Muted Market Reaction
Stocks in Europe were higher across the board as economic conditions gradually improve in the eurozone. Many investors are encouraged by the partnership being fostered by newly elected French President Macron and his German counterpart, Chancellor Merkel. France and Germany are the two biggest economies in the region. The continent is still in the grips of various political challenges, however, the Brexit negotiations being chief among them. There has been some speculation that these strengthening ties could open the door for the U.K. to walk back its departure from the European Union, an idea suggested both by Macron and German Finance Minister Wolfgang Schäuble. However, this is likely an implausible outcome for the British.

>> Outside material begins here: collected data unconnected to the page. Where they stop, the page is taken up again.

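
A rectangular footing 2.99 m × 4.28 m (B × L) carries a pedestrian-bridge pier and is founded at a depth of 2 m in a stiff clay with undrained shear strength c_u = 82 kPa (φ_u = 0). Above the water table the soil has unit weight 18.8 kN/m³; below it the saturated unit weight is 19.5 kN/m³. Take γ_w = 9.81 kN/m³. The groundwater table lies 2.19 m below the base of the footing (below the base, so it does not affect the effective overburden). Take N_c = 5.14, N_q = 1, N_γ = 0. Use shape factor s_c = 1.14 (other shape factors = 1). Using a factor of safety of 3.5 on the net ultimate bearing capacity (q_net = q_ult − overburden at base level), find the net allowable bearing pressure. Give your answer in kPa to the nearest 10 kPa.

q_all(net) ≈ 140 kPa

Effective surcharge at the founding depth q = γ·D_f = 18.8 × 2 = 37.6 kPa.
q_ult = c·N_c·s_c + q·N_q
     = 82 × 5.14 × 1.14 + 37.6 × 1
     = 480.49 + 37.6 = 518.09 kPa.
q_net = 518.09 − 37.6 = 480.49 kPa.
q_all(net) = 480.49 / 3.5 = 137.28 kPa.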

Elsewhere in Europe, it appears that Greece has accepted a fourth round of bailout funds from the EU, and this time the International Monetary Fund (IMF) has joined in the assistance. As has been a recurring theme, the fresh line of credit will simply help the indebted Greek government to cover its obligations for now—essentially, just buying time—while a broader solution is sought with its European creditors. One proposal is to extend the maturity dates of its loans as a form of debt relief.

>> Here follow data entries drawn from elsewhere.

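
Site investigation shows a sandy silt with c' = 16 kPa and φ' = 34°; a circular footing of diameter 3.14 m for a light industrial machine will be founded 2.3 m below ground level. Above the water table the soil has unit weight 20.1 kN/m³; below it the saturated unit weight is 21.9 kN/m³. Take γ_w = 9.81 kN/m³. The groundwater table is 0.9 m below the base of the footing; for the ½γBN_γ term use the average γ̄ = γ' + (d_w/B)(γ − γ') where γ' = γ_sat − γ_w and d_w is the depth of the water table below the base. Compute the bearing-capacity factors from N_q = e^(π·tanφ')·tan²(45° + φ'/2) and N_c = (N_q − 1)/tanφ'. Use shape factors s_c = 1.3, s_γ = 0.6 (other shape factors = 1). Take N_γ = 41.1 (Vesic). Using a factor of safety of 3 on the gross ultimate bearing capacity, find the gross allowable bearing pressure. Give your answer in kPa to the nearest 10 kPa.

q_all ≈ 930 kPa

N_q = e^(π·tan34°)·tan²(62°) = 29.44; N_c = (N_q − 1)/tanφ' = 42.16.
Effective surcharge at the founding depth q = γ·D_f = 20.1 × 2.3 = 46.23 kPa.
With d_w = 0.9 m < B, γ̄ = 12.09 + (0.9/3.14) × (20.1 − 12.09) = 14.386 kN/m³.
q_ult = c·N_c·s_c + q·N_q + 0.5·γ·B·N_γ·s_γ
     = 16 × 42.164 × 1.3 + 46.23 × 29.44 + 0.5 × 14.386 × 3.14 × 41.1 × 0.6
     = 877.01 + 1361 + 556.97 = 2795 kPa.
q_all = 2795 / 3 = 931.66 kPa.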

Asian markets were mixed overnight, with Japan’s Nikkei 225 adding more than 0.5% while the Shanghai Composite dropped 0.3%. The yen slipped to a new two-week low after the Bank of Japan decided not to make any changes to its monetary policy. This helped lift the dollar initially, but the USD was down about 0.1% on the DXY index this morning to 97.3.

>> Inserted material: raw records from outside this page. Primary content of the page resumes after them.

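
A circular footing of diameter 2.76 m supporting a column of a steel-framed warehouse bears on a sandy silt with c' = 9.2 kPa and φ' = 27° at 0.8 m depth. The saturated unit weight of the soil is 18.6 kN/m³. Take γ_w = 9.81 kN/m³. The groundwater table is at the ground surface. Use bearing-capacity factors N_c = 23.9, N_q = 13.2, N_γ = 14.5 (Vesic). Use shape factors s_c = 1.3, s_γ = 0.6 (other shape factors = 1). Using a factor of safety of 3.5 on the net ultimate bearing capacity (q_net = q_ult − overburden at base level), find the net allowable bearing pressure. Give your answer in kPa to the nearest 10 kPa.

γ' = 18.6 − 9.81 = 8.79 kN/m³ (submerged throughout). q = 8.79 × 0.8 = 7.032 kPa; the same γ' applies in the ½γBN_γ term.
c·N_c·s_c = 9.2 × 23.9 × 1.3 = 285.84 kPa
q·N_q = 7.032 × 13.2 = 92.822 kPa
0.5·γ·B·N_γ·s_γ = 0.5 × 8.79 × 2.76 × 14.5 × 0.6 = 105.53 kPa
q_ult = 285.84 + 92.822 + 105.53 = 484.2 kPa.
q_net = 484.2 − 7.032 = 477.17 kPa.
q_all(net) = 477.17 / 3.5 = 136.33 kPa.

q_all(net) ≈ 140 kPa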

Crude oil prices recently hit a seven-month low but were rebounding on Friday. WTI crude and Brent crude each gained about 1%, yet still traded below $45 and $50 per barrel, respectively.
In other economic data, housing starts in the U.S. tumbled 5.5% in May according to Department of Commerce. Markets showed little reaction to the news. The same was true of the unexpected drop in weekly jobless claims, as reported by the Department of Labor. U.S. stock indices were each down modestly during early trading on Friday.
In corporate news, giant retailer Amazon is set to acquire the popular Whole Foods Market in a deal reportedly worth $13.7 billion. This adds to the company’s growing portfolio of acquisitions in order to put pressure on its main competitors, such as Wal-Mart. Interestingly enough, as Amazon seeks to encroach on Wal-Mart’s grocery business, the world’s largest chain of superstores is responding in kind, scooping up a clothing company for $310 million.